What Is Variable Insurance?
- There are two types of variable insurance. First, variable whole life insurance provides some guarantees on your death benefit and cash value account while allowing you to invest some of the premiums. Variable universal life insurance is a variant of universal life insurance. This type of insurance allows you to vary the premiums and death benefits at your discretion along with investing 100 percent of the premiums as you wish.
- Premiums are paid to the policy. In the case of whole life, the premiums are paid to the company. The company then invests these premiums into the mutual funds you choose. Any returns are credited to a cash account, called the cash value. This cash value is a savings associated with the policy that may be borrowed against for any reason.
The premiums you pay to a universal life policy are paid directly into a cash value account set up for the policy. The money is invested into mutual funds you choose. Then, any gains are paid to the policy's cash value. You may borrow against the policy cash values or take a withdrawal from the account at any time.
These mutual funds represent a collection of stocks, and sometimes bonds, which share a common investment objective. The stocks and bonds in the mutual fund increase and decrease in value. They are also traded by mutual fund managers for profit. Any gains that the fund managers experience are then passed to the investor. In this case, the mutual fund returns are used to increase the value of the cash reserve in the variable life insurance policy. - The benefit of a variable policy is that you have total control over how the money is invested. You are limited only by the available investments of the insurance company. However, you may allocate your premium dollars any way you wish. For example, you may invest 40 percent of your money in a bond mutual fund, while investing the remaining 60 percent in a stock mutual fund. You also may have several allocations. You could put 10 percent of your money into 10 different mutual funds if you wish.

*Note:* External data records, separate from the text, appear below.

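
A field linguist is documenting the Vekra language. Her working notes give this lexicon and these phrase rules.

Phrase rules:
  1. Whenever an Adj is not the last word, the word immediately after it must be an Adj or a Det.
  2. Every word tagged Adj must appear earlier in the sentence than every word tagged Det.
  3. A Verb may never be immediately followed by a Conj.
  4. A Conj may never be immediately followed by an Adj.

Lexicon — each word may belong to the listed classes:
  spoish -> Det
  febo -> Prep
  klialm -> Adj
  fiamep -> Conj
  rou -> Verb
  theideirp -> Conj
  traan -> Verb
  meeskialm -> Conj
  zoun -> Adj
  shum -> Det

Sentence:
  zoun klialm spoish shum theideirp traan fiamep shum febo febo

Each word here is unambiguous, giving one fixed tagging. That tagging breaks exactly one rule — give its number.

3

Fixed tagging: Adj Adj Det Det Conj Verb Conj Det Prep Prep.
Checking each rule: R1 ok, R2 ok, R3 fails, R4 ok.
Only rule 3 fails.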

- The disadvantage to a variable policy is that any losses affect not only the cash value but the death benefit of the policy. Since the cash value is tied to the death benefit in variable policies, if the cash value drops to zero, you lose your entire policy. Since life insurance is meant to provide your family with money after your death, this could cause your family financial hardship if they need that money and you lose it.
- Only invest in a variable life insurance policy if you are an experienced investor. Variable policies require that you pay close attention to the funds in of the policy every year. You may be required to make changes to your fund allocations, and you should be comfortable doing this every year. If you're not, then you should consider a fixed interest policy like an ordinary whole life insurance policy or a fixed universal life insurance policy.